Between Burke and the Anti-Federalists: An Epistemic Argument for Descriptive Representation

New paper by Helene Landemore (Yale) just uploaded to SSRN:

Abstract: This paper proposes an interpretation of representative assemblies that strikes a conceptual middle ground between Burke’s ideal of an assembly of trustees and the Anti-Federalists’ ideal of a mirror image of the people. The normative appeal of this conceptual middle ground is supported by an argument emphasizing the epistemic properties of a descriptive assembly of trustees deliberating about the common good. Building on findings about the importance of cognitive diversity for efficient collective problem-solving, the paper argues that given the nature of political problems, a case can be made for the epistemic superiority of descriptively representative assemblies over less accurately descriptive ones. The paper further defends sortition as the best way to ensure descriptive representation over alternatives such as quotas and gerrymandering.

Keywords: representation, deliberation, cognitive diversity, epistemic democracy, delegates, trustees, Burke, Anti-Federalists


One Response

  1. This is a very interesting paper that has a somewhat different approach to that favoured on this blog. Helene’s interest is in the cognitive diversity offered by sortition, rather than normative concerns like political equality or the accurate representation of interests via descriptive representation.

    The emphasis on cognitive diversity presupposes an ‘epistemic’ approach to democratic decisions making – i.e. that there is a ‘right’ answer to problem solving, as opposed to merely ensuring that decision-making follows the appropriate democratic procedures – and that the cognitive diversity resulting from sortition-based democracy would provide an epistemically better response than expert- or partisan-based assemblies. This does not require an absolute, Platonic notion of rightness that is approximated to by human agents, but merely one relative to a ‘given culture or set of values’ (p.7).

    I confess to being attracted to this model, as I’ve long argued for sortition as a way of making sure the trains run on time, rather than implementing some abstract notion of social justice, but I have a number of issues with the paper. The example she provides of the epistemic value of cognitive diversity is the case of a New Haven district seeking to address the problem of mugging on a bridge (pp.19-21). Although Helene views the solution (solar-powered street lighting) as a vindication of the cognitive diversity of a randomly-selected group, it’s equally possible that a similar solution might have been proposed by an elected official, or a salaried member of the city bureaucracy, who might well have been aware of similar implementations elsewhere. Only one solution was required, so it’s not clear how this is an illustration of the ‘wisdom of crowds’.
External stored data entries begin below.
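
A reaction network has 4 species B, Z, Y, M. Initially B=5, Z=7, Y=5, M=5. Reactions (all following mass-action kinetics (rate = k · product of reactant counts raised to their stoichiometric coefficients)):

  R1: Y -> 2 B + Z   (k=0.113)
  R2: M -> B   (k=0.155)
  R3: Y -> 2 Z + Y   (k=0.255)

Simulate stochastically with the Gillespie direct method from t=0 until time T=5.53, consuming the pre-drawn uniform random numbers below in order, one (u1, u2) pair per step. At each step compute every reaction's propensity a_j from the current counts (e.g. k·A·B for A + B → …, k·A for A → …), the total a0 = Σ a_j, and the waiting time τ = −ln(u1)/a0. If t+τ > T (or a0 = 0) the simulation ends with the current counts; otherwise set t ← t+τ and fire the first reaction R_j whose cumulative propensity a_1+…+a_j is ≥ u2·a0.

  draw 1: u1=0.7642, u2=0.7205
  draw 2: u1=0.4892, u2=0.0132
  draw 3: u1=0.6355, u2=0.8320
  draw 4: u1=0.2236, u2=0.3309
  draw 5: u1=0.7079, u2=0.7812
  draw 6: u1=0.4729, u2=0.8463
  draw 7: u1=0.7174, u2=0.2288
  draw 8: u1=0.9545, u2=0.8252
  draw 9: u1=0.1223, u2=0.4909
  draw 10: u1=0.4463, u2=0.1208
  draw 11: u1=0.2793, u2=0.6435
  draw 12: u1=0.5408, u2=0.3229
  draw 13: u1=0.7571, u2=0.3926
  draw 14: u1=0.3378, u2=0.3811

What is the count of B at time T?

t=0.000: B=5 Z=7 Y=5 M=5
Draw 1: a1=0.565, a2=0.775, a3=1.275, a0=2.615; τ=−ln(0.7642)/2.615=0.103 → t=0.103; u2·a0=0.7205·2.615=1.884; a1+a2=1.340 < 1.884 ≤ a1+…+a3=2.615 → R3 fires; B=5 Z=9 Y=5 M=5
Draw 2: a1=0.565, a2=0.775, a3=1.275, a0=2.615; τ=−ln(0.4892)/2.615=0.273 → t=0.376; u2·a0=0.0132·2.615=0.035 ≤ a1=0.565 → R1 fires; B=7 Z=10 Y=4 M=5
Draw 3: a1=0.452, a2=0.775, a3=1.020, a0=2.247; τ=−ln(0.6355)/2.247=0.202 → t=0.578; u2·a0=0.8320·2.247=1.870; a1+a2=1.227 < 1.870 ≤ a1+…+a3=2.247 → R3 fires; B=7 Z=12 Y=4 M=5
Draw 4: a1=0.452, a2=0.775, a3=1.020, a0=2.247; τ=−ln(0.2236)/2.247=0.667 → t=1.245; u2·a0=0.3309·2.247=0.744; a1=0.452 < 0.744 ≤ a1+a2=1.227 → R2 fires; B=8 Z=12 Y=4 M=4
Draw 5: a1=0.452, a2=0.620, a3=1.020, a0=2.092; τ=−ln(0.7079)/2.092=0.165 → t=1.410; u2·a0=0.7812·2.092=1.634; a1+a2=1.072 < 1.634 ≤ a1+…+a3=2.092 → R3 fires; B=8 Z=14 Y=4 M=4
Draw 6: a1=0.452, a2=0.620, a3=1.020, a0=2.092; τ=−ln(0.4729)/2.092=0.358 → t=1.768; u2·a0=0.8463·2.092=1.770; a1+a2=1.072 < 1.770 ≤ a1+…+a3=2.092 → R3 fires; B=8 Z=16 Y=4 M=4
Draw 7: a1=0.452, a2=0.620, a3=1.020, a0=2.092; τ=−ln(0.7174)/2.092=0.159 → t=1.926; u2·a0=0.2288·2.092=0.479; a1=0.452 < 0.479 ≤ a1+a2=1.072 → R2 fires; B=9 Z=16 Y=4 M=3
Draw 8: a1=0.452, a2=0.465, a3=1.020, a0=1.937; τ=−ln(0.9545)/1.937=0.024 → t=1.951; u2·a0=0.8252·1.937=1.598; a1+a2=0.917 < 1.598 ≤ a1+…+a3=1.937 → R3 fires; B=9 Z=18 Y=4 M=3
Draw 9: a1=0.452, a2=0.465, a3=1.020, a0=1.937; τ=−ln(0.1223)/1.937=1.085 → t=3.035; u2·a0=0.4909·1.937=0.951; a1+a2=0.917 < 0.951 ≤ a1+…+a3=1.937 → R3 fires; B=9 Z=20 Y=4 M=3
Draw 10: a1=0.452, a2=0.465, a3=1.020, a0=1.937; τ=−ln(0.4463)/1.937=0.417 → t=3.452; u2·a0=0.1208·1.937=0.234 ≤ a1=0.452 → R1 fires; B=11 Z=21 Y=3 M=3
Draw 11: a1=0.339, a2=0.465, a3=0.765, a0=1.569; τ=−ln(0.2793)/1.569=0.813 → t=4.265; u2·a0=0.6435·1.569=1.010; a1+a2=0.804 < 1.010 ≤ a1+…+a3=1.569 → R3 fires; B=11 Z=23 Y=3 M=3
Draw 12: a1=0.339, a2=0.465, a3=0.765, a0=1.569; τ=−ln(0.5408)/1.569=0.392 → t=4.657; u2·a0=0.3229·1.569=0.507; a1=0.339 < 0.507 ≤ a1+a2=0.804 → R2 fires; B=12 Z=23 Y=3 M=2
Draw 13: a1=0.339, a2=0.310, a3=0.765, a0=1.414; τ=−ln(0.7571)/1.414=0.197 → t=4.853; u2·a0=0.3926·1.414=0.555; a1=0.339 < 0.555 ≤ a1+a2=0.649 → R2 fires; B=13 Z=23 Y=3 M=1
Draw 14: a1=0.339, a2=0.155, a3=0.765, a0=1.259; τ=−ln(0.3378)/1.259=0.862 → t=5.715 > T=5.53: stop.
Read off B at T=5.53: 13

B at T = 13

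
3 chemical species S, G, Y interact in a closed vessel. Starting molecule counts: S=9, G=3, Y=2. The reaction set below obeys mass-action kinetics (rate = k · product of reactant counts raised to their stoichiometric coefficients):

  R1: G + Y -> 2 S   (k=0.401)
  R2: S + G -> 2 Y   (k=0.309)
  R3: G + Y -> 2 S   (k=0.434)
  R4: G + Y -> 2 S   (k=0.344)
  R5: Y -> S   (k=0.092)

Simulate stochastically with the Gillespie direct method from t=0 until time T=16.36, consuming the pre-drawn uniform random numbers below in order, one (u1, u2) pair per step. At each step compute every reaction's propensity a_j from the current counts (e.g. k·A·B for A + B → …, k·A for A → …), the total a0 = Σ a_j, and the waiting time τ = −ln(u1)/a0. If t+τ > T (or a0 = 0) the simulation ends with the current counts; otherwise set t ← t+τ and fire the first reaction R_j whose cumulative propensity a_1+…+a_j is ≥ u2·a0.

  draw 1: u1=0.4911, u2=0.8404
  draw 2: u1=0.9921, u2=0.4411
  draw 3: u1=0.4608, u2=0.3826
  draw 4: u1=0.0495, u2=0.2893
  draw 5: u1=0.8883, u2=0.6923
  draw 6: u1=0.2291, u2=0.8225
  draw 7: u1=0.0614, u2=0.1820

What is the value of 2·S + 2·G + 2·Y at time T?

Value at T = 28

Check how each reaction changes W = 2·S + 2·G + 2·Y (weight of products minus weight of reactants):
R1: G + Y -> 2 S: (2·2) − (2·1 + 2·1) = 4 − 4 = 0
R2: S + G -> 2 Y: (2·2) − (2·1 + 2·1) = 4 − 4 = 0
R3: G + Y -> 2 S: (2·2) − (2·1 + 2·1) = 4 − 4 = 0
R4: G + Y -> 2 S: (2·2) − (2·1 + 2·1) = 4 − 4 = 0
R5: Y -> S: (2·1) − (2·1) = 2 − 2 = 0
Every reaction leaves W unchanged, so W is conserved and no simulation is needed: W(T) = W(0) = 2·9 + 2·3 + 2·2 = 28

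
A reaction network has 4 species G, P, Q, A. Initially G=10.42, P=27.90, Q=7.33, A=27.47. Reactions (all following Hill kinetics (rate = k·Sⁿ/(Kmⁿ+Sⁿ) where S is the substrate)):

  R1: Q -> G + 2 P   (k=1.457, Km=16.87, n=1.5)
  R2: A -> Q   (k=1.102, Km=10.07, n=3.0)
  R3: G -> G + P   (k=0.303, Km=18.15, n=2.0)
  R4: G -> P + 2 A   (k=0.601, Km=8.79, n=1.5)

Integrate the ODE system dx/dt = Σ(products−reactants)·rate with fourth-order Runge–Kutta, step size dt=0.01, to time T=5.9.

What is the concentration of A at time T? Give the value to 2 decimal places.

A at T = 25.34

RK4 with dt=0.01: 590 steps to T=5.9. Trajectory (selected grid times):
t=0.00: G=10.42 P=27.90 Q=7.33 A=27.47
t=0.66: G=10.42 P=28.62 Q=7.80 A=27.22
t=1.31: G=10.43 P=29.35 Q=8.25 A=26.98
t=1.97: G=10.46 P=30.13 Q=8.69 A=26.74
t=2.62: G=10.50 P=30.93 Q=9.10 A=26.50
t=3.28: G=10.56 P=31.76 Q=9.51 A=26.26
t=3.93: G=10.62 P=32.61 Q=9.90 A=26.03
t=4.59: G=10.70 P=33.50 Q=10.29 A=25.80
t=5.24: G=10.79 P=34.39 Q=10.65 A=25.57
t=5.90: G=10.88 P=35.33 Q=11.01 A=25.34
Read off A at T=5.9: 25.34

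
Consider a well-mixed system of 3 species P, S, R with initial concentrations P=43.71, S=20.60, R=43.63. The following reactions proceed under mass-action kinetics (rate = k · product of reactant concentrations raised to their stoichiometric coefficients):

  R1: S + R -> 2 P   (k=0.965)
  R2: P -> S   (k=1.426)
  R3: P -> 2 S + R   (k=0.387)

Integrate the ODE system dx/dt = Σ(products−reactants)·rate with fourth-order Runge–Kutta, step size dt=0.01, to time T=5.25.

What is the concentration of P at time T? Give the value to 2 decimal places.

RK4 with dt=0.01: 525 steps to T=5.25. Trajectory (selected grid times):
t=0.00: P=43.71 S=20.60 R=43.63
t=0.58: P=76.90 S=70.17 R=0.46
t=1.17: P=42.11 S=131.71 R=0.13
t=1.75: P=23.15 S=164.96 R=0.06
t=2.33: P=12.72 S=183.25 R=0.03
t=2.92: P=6.91 S=193.42 R=0.01
t=3.50: P=3.79 S=198.87 R=0.01
t=4.08: P=2.08 S=201.87 R=0.00
t=4.67: P=1.13 S=203.53 R=0.00
t=5.25: P=0.62 S=204.42 R=0.00
Read off P at T=5.25: 0.62

P at T = 0.62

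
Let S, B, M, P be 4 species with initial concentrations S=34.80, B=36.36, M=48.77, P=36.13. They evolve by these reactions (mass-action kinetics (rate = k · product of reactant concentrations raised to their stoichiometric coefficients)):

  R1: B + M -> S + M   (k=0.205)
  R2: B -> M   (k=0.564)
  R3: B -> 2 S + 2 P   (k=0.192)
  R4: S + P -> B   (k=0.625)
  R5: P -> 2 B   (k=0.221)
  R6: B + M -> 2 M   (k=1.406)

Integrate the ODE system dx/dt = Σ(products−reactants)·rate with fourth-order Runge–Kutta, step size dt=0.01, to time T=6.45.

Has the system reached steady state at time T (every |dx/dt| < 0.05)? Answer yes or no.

Steady state at T: yes

RK4 with dt=0.01: 645 steps to T=6.45. Trajectory (selected grid times):
t=0.00: S=34.80 B=36.36 M=48.77 P=36.13
t=0.72: S=8.71 B=0.01 M=112.59 P=0.15
t=1.43: S=8.59 B=0.00 M=112.73 P=0.00
t=2.15: S=8.58 B=0.00 M=112.73 P=0.00
t=2.87: S=8.58 B=0.00 M=112.73 P=0.00
t=3.58: S=8.58 B=0.00 M=112.73 P=0.00
t=4.30: S=8.58 B=0.00 M=112.73 P=0.00
t=5.02: S=8.58 B=0.00 M=112.73 P=0.00
t=5.73: S=8.58 B=0.00 M=112.73 P=0.00
t=6.45: S=8.58 B=0.00 M=112.73 P=0.00
Rates at T: R1=0.0000, R2=0.0000, R3=0.0000, R4=0.0000, R5=0.0000, R6=0.0000
dx/dt at T (Σ net stoichiometry × rate): S=-0.0000, B=-0.0000, M=+0.0000, P=-0.0000
Largest |dx/dt| is |-0.0000| (P) < 0.05 → steady.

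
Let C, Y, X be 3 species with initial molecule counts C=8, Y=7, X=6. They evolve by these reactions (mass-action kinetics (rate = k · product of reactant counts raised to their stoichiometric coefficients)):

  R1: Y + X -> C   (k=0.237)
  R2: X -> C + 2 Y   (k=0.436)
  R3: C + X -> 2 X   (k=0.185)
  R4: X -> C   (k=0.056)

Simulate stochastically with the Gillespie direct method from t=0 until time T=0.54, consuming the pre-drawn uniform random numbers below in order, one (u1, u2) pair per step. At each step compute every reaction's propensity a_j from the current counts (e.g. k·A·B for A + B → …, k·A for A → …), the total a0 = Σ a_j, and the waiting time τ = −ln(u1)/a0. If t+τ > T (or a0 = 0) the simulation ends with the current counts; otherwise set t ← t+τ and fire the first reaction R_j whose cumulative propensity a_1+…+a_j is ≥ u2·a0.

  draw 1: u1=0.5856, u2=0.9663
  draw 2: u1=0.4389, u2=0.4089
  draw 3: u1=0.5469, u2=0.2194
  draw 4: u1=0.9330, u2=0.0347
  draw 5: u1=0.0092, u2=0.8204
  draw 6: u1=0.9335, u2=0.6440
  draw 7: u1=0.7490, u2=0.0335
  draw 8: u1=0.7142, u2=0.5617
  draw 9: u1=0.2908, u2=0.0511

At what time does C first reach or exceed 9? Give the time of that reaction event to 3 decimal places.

Threshold first reached at t = 0.088

t=0.000: C=8 Y=7 X=6
Draw 1: a1=9.954, a2=2.616, a3=8.880, a4=0.336, a0=21.786; τ=−ln(0.5856)/21.786=0.025 → t=0.025; u2·a0=0.9663·21.786=21.052; a1+a2=12.570 < 21.052 ≤ a1+…+a3=21.450 → R3 fires; C=7 Y=7 X=7
Draw 2: a1=11.613, a2=3.052, a3=9.065, a4=0.392, a0=24.122; τ=−ln(0.4389)/24.122=0.034 → t=0.059; u2·a0=0.4089·24.122=9.863 ≤ a1=11.613 → R1 fires; C=8 Y=6 X=6
Draw 3: a1=8.532, a2=2.616, a3=8.880, a4=0.336, a0=20.364; τ=−ln(0.5469)/20.364=0.030 → t=0.088; u2·a0=0.2194·20.364=4.468 ≤ a1=8.532 → R1 fires; C=9 Y=5 X=5
Draw 4: a1=5.925, a2=2.180, a3=8.325, a4=0.280, a0=16.710; τ=−ln(0.9330)/16.710=0.004 → t=0.092; u2·a0=0.0347·16.710=0.580 ≤ a1=5.925 → R1 fires; C=10 Y=4 X=4
Draw 5: a1=3.792, a2=1.744, a3=7.400, a4=0.224, a0=13.160; τ=−ln(0.0092)/13.160=0.356 → t=0.449; u2·a0=0.8204·13.160=10.796; a1+a2=5.536 < 10.796 ≤ a1+…+a3=12.936 → R3 fires; C=9 Y=4 X=5
Draw 6: a1=4.740, a2=2.180, a3=8.325, a4=0.280, a0=15.525; τ=−ln(0.9335)/15.525=0.004 → t=0.453; u2·a0=0.6440·15.525=9.998; a1+a2=6.920 < 9.998 ≤ a1+…+a3=15.245 → R3 fires; C=8 Y=4 X=6
Draw 7: a1=5.688, a2=2.616, a3=8.880, a4=0.336, a0=17.520; τ=−ln(0.7490)/17.520=0.016 → t=0.470; u2·a0=0.0335·17.520=0.587 ≤ a1=5.688 → R1 fires; C=9 Y=3 X=5
Draw 8: a1=3.555, a2=2.180, a3=8.325, a4=0.280, a0=14.340; τ=−ln(0.7142)/14.340=0.023 → t=0.493; u2·a0=0.5617·14.340=8.055; a1+a2=5.735 < 8.055 ≤ a1+…+a3=14.060 → R3 fires; C=8 Y=3 X=6
Draw 9: a1=4.266, a2=2.616, a3=8.880, a4=0.336, a0=16.098; τ=−ln(0.2908)/16.098=0.077 → t=0.570 > T=0.54: stop.
C first becomes ≥ 9 when it reaches 9 at the event at t=0.088.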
    It’s also unclear that her goal – a sortition-based deliberative assembly of Burkean trustees – in any way approximates to the way actual legislatures operate. The UK House of Commons has long ceased to be a deliberative chamber, seeking solutions to common problems in the same manner as her New Haven neighbourhood watch initiative. Even the House of Lords (which still operates along deliberative lines and where members sometimes wait until after the debate before deciding how to vote) sessions are still organized on the basis of a pre-existing agenda, as opposed to emerging from a collaborative effort to solve the problems of the nation. In sum, whereas the New Haven neighbourhood watch arose out of an obvious local problem, it’s unclear as to how a sortive-based legislature would arrive at its agenda. As demonstrated clearly in the references in Helene’s paper (Scott Page, Lu Hong, James Fishkin etc [c.f. Surowiecki’s Wisdom of Crowds]), the cognitive diversity of a descriptively-representative assembly is the optimal way of deciding a wide variety of issues (political decision making being one of them), but it’s at best unclear as to the connection of this to the introduction of policy proposals, especially when taking into account the need for a democratic mandate. But I suspect I’m beginning to repeat myself again!